I saw this video on Friday and it had less than 109k views now it has 2.7M views. Why won't this work? Is it the ring? Is it a fluke? Is it the angle of approach? Can it really be complexion? 





 - Video Tube for YouTube - iPhone/iPad


----------



## sierra2000 (Sep 19, 2011)

Yep. Someone programmed the soap dispenser to be racist.


----------



## gear junkie (Jun 20, 2008)

The views are most likely attributed to the title. The sensor has to hit the object and bounce back. The black guy hold his hands at a different angle so the sensor wasn't bouncing back.

Or.......

Dark colors absorb light rather then reflect it (like light colors).....therefore the Man knew about this and used this technology to keep a brutha down! Fight the power!


----------



## Green Country (Mar 6, 2009)

One thing is the black guy never stops moving his hand. The white guys holds his still every time.


----------



## Redwood (Sep 8, 2008)

He's holding his hand further from the sensor and moves constantly...

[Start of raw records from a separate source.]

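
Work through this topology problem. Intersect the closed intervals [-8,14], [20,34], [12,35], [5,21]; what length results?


Intersection = [max(a_i), min(b_i)] = [20, 14].
Since 20 > 14, the intersection is empty.
Length = 0

0


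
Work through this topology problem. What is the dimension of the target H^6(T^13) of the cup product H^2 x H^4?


Cup product: H^p x H^q -> H^{p+q}; here p+q = 2+4 = 6.
rank H^k(T^n) = C(n,k).
C(13,6) = 1716

1716


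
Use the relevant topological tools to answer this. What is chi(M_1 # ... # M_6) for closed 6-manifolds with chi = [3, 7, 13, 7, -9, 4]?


For n-manifolds: chi(A#B) = chi(A) + chi(B) - chi(S^6).
chi(S^6) = 1 + (-1)^6 = 2.
chi(#) = (sum chi_i) - (6-1)*chi(S^6) = 25 - 5*2 = 15

15


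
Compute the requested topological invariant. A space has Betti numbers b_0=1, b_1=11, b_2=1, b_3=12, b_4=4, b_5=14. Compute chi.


chi = sum_k (-1)^k b_k.
= (1) + (-11) + (1) + (-12) + (4) + (-14)
= -31

-31


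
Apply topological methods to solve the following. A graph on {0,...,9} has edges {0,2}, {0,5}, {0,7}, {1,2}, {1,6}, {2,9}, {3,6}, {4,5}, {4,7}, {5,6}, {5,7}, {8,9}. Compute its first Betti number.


b_1 = E - V + (number of components).
E = 12, V = 10, components = 1.
b_1 = 12 - 10 + 1 = 3

3


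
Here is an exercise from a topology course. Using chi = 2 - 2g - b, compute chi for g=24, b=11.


For a compact orientable surface with genus g and b boundary components: chi = 2 - 2g - b.
chi = 2 - 2*24 - 11 = 2 - 48 - 11 = -57

-57


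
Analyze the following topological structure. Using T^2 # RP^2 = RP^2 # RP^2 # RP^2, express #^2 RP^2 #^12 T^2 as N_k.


Since a >= 1, the sum is non-orientable; each T^2 can be replaced by RP^2 # RP^2 (since T^2#RP^2 = 3RP^2).
Total crosscaps k = 2 + 2*12 = 26.
Check via chi: chi = 2*1 + 12*0 - (2+12-1)*2 = -24 = 2 - k = -24. Consistent.

26


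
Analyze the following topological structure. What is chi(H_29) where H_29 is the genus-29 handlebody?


A genus-g handlebody deformation retracts to a wedge of g circles.
chi(vee_g S^1) = 1 - g.
chi(H_29) = 1 - 29 = -28

-28


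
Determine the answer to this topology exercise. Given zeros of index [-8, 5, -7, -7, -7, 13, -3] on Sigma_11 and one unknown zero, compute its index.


Poincare-Hopf: sum of indices = chi(M).
chi(Sigma_11) = 2 - 2*11 = -20.
Sum of known indices = -14.
x = chi - (sum known) = -20 - (-14) = -6

-6


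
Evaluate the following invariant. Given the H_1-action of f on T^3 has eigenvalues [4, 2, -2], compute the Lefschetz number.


For a torus self-map: L(f) = det(I - A) where A acts on H_1.
L(f) = (1-4) * (1-2) * (1--2) = -3 * -1 * 3 = 9

9


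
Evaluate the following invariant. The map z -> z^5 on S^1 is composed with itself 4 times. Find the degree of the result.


deg(f) = 5. Degree is multiplicative: deg(f^4) = (deg f)^4.
deg(f^4) = (5)^4 = 625

625


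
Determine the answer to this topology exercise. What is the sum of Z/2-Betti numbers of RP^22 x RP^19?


dim H^*(RP^n; Z/2) = n+1 (one Z/2 in each degree 0..n).
Total Betti number is multiplicative.
Total = (22+1) * (19+1) = 23 * 20 = 460

460


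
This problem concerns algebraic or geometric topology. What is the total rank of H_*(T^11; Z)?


b_k(T^11) = C(11,k), so the sum over k is sum_k C(11,k) = 2^11.
Total = 2^11 = 2048

2048


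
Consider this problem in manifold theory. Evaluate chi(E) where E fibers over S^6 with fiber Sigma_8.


chi(S^6) = 2 (n even), chi(Sigma_8) = 2 - 2*8 = -14.
chi(E) = 2 * (-14) = -28

-28


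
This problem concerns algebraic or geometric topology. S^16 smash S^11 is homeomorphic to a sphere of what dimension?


S^m ^ S^n = S^{m+n}.
k = 16 + 11 = 27

27


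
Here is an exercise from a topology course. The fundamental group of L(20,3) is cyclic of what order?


pi_1(L(p,q)) = Z/pZ for any q coprime to p.
|pi_1(L(20,3))| = 20

20


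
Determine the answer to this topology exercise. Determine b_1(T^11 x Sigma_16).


pi_1(A x B) = pi_1(A) x pi_1(B); rank of abelianization = b_1.
b_1(T^11) = 11, b_1(Sigma_16) = 2*16 = 32.
b_1(product) = 11 + 32 = 43

43


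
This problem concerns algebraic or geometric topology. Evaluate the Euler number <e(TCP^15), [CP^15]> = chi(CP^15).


For any closed oriented manifold, <e(TM),[M]> = chi(M).
chi(CP^15) = 15+1 = 16

16


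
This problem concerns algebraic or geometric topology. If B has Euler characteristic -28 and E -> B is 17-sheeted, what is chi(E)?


For a finite covering: chi(E) = (number of sheets) * chi(B).
chi(E) = 17 * (-28) = -476

-476


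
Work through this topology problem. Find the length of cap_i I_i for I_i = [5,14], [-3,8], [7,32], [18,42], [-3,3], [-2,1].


Intersection = [max(a_i), min(b_i)] = [18, 1].
Since 18 > 1, the intersection is empty.
Length = 0

0


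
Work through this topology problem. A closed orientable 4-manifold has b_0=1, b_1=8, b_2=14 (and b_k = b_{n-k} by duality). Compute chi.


By Poincare duality b_k = b_{4-k}, so full Betti numbers: b_0=1, b_1=8, b_2=14, b_3=8, b_4=1.
chi = sum (-1)^k b_k = 0

0


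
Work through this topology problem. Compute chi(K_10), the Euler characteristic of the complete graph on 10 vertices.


K_10: V = 10, E = C(10,2) = 45.
chi = V - E = 10 - 45 = -35

-35


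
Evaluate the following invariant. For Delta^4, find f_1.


Delta^4 has 4+1 vertices. A 1-face is a choice of 1+1 vertices.
f_1 = C(4+1, 1+1) = C(5,2) = 10

10


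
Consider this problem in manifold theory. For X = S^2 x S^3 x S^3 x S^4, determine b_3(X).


Each S^d has Poincare polynomial 1 + t^d.
The product S^2 x S^3 x S^3 x S^4 has Poincare polynomial prod(1+t^d_i).
Expanding: b_0=1, b_2=1, b_3=2, b_4=1, b_5=2, b_6=2, b_7=2, b_8=1, b_9=2, b_10=1, b_12=1.
b_3 = 2

2


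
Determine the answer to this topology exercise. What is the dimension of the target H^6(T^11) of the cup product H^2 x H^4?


Cup product: H^p x H^q -> H^{p+q}; here p+q = 2+4 = 6.
rank H^k(T^n) = C(n,k).
C(11,6) = 462

462


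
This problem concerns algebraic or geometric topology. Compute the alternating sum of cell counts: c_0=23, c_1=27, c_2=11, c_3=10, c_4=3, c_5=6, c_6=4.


chi = sum_k (-1)^k c_k.
= (-1)^0*23 + (-1)^1*27 + (-1)^2*11 + (-1)^3*10 + (-1)^4*3 + (-1)^5*6 + (-1)^6*4
= (23) + (-27) + (11) + (-10) + (3) + (-6) + (4)
= -2

-2


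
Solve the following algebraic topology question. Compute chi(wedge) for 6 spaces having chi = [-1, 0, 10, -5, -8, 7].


chi(A v B) = chi(A) + chi(B) - 1 (one point identified).
For 6 spaces: chi = (sum chi_i) - (6 - 1).
sum = 3; chi = 3 - 5 = -2

-2


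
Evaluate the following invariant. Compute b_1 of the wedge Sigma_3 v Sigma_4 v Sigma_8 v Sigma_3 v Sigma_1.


For a wedge X v Y: reduced H_k(X v Y) = H_k(X) + H_k(Y).
Each Sigma_g contributes b_1 = 2g.
b_1 = 6 + 8 + 16 + 6 + 2 = 38

38


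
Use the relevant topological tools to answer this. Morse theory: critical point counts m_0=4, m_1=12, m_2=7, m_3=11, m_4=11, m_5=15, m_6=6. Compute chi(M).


Morse theory: chi(M) = sum_k (-1)^k m_k where m_k = #(index-k critical points).
= (4) + (-12) + (7) + (-11) + (11) + (-15) + (6) = -10

-10


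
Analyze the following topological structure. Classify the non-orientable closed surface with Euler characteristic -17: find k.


chi = 2 - k for closed non-orientable surfaces with k crosscaps.
-17 = 2 - k
k = 2 - (-17) = 19

19


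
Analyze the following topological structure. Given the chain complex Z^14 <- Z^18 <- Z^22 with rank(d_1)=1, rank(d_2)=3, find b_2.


rank H_k = rank(ker d_k) - rank(im d_{k+1}).
rank(ker d_2) = rank(C_2) - rank(d_2) = 22 - 3 = 19.
rank(im d_{2+1}) = 0.
rank H_2 = 19 - 0 = 19

19


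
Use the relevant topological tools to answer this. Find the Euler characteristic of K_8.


K_8: V = 8, E = C(8,2) = 28.
chi = V - E = 8 - 28 = -20

-20


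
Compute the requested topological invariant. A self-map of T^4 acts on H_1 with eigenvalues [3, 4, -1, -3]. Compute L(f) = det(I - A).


For a torus self-map: L(f) = det(I - A) where A acts on H_1.
L(f) = (1-3) * (1-4) * (1--1) * (1--3) = -2 * -3 * 2 * 4 = 48

48


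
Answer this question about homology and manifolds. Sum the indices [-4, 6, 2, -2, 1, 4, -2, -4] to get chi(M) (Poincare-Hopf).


Poincare-Hopf: chi(M) = sum of indices of zeros.
chi = (-4) + (6) + (2) + (-2) + (1) + (4) + (-2) + (-4) = 1

1


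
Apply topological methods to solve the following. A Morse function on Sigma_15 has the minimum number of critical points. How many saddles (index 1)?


A perfect Morse function has m_k = b_k.
For Sigma_15: b_0=1, b_1=2g=30, b_2=1.
Saddles m_1 = 2g = 30

30


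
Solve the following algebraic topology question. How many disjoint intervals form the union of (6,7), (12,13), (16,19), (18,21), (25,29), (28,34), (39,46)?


Sort and merge overlapping open intervals.
Merged: (6,7), (12,13), (16,21), (25,34), (39,46).
Number of components = 5

5


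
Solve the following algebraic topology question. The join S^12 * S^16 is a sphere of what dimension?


Join of spheres: S^m * S^n = S^{m+n+1}.
dim = 12 + 16 + 1 = 29

29


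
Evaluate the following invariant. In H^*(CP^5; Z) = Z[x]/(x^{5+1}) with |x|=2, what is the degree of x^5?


|x| = 2 in H^*(CP^n).
|x^5| = 5 * |x| = 5 * 2 = 10

10


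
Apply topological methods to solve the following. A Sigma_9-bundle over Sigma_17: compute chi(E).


For a fiber bundle F -> E -> B (with CW structure): chi(E) = chi(B) * chi(F).
chi(Sigma_17) = -32, chi(Sigma_9) = -16.
chi(E) = (-32) * (-16) = 512

512


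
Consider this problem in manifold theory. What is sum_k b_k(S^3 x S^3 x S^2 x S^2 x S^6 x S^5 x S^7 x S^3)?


Total Betti number is multiplicative under products.
Each S^d (d>=1) has total Betti number 2.
There are 8 sphere factors.
Total = 2^8 = 256

256


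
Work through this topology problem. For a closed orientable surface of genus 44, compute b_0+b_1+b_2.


For Sigma_44: b_0 = 1, b_1 = 2g = 88, b_2 = 1.
Total = 1 + 88 + 1 = 90

90


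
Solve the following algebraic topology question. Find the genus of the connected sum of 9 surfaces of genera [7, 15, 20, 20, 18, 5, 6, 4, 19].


Genus is additive under connected sum of orientable surfaces.
g = 7 + 15 + 20 + 20 + 18 + 5 + 6 + 4 + 19 = 114

114


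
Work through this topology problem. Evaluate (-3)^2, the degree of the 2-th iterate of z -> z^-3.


deg(f) = -3. Degree is multiplicative: deg(f^2) = (deg f)^2.
deg(f^2) = (-3)^2 = 9

9


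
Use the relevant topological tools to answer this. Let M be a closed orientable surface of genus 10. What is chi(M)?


For a closed orientable surface of genus g: chi = 2 - 2g.
Here g = 10.
chi = 2 - 2*10 = 2 - 20 = -18

-18


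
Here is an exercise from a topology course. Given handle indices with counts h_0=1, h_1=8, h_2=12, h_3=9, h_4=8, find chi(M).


Handles of index k contribute (-1)^k to chi (same as CW cells).
chi = (1) + (-8) + (12) + (-9) + (8) = 4

4


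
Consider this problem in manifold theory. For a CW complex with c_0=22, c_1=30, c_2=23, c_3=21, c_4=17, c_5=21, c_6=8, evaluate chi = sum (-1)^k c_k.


chi = sum_k (-1)^k c_k.
= (-1)^0*22 + (-1)^1*30 + (-1)^2*23 + (-1)^3*21 + (-1)^4*17 + (-1)^5*21 + (-1)^6*8
= (22) + (-30) + (23) + (-21) + (17) + (-21) + (8)
= -2

-2


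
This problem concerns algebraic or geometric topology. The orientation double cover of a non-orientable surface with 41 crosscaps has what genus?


chi(N_41) = 2 - 41 = -39.
Double cover: chi(Sigma_g) = 2 * chi(N_41) = 2*(-39) = -78.
2 - 2g = -78, so g = (2 - (-78))/2 = 80/2 = 40

40


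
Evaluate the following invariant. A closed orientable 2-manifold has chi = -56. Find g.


chi = 2 - 2g for closed orientable surfaces.
-56 = 2 - 2g
2g = 2 - (-56) = 58
g = 29

29


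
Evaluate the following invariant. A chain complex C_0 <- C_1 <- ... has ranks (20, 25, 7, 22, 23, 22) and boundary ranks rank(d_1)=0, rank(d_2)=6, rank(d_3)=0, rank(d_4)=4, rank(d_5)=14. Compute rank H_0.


rank H_k = rank(ker d_k) - rank(im d_{k+1}).
rank(ker d_0) = rank(C_0) - rank(d_0) = 20 - 0 = 20.
rank(im d_{0+1}) = 0.
rank H_0 = 20 - 0 = 20

20


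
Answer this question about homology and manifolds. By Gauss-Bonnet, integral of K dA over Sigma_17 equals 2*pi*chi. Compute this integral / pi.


Gauss-Bonnet: integral K dA = 2*pi*chi(M).
chi(Sigma_17) = 2 - 2*17 = -32.
(integral K dA)/pi = 2*chi = 2*(-32) = -64

-64


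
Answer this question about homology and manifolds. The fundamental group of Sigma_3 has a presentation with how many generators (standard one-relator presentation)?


Standard presentation: pi_1(Sigma_g) = <a_1,b_1,...,a_g,b_g | [a_1,b_1]...[a_g,b_g] = 1>.
Number of generators = 2g = 2*3 = 6

6


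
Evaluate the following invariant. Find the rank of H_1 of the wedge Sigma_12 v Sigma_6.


For a wedge: H_1(A v B) = H_1(A) + H_1(B).
b_1(Sigma_12) = 24, b_1(Sigma_6) = 12.
b_1 = 24 + 12 = 36

36


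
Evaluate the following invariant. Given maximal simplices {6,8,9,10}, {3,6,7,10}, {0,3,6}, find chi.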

The one where it works he almost touches the sensor at the end of the spout...


----------



## Plumber patt (Jan 26, 2011)

I wear black latex gloves.... and I know sensors on soap dispensers and most faucets wont operate with my gloves on, but they do with blue gloves....


----------



## Master Mark (Aug 14, 2009)

Damn, racist faucets... 
better get Al Sharpton in on this... I smell a lawsuit


----------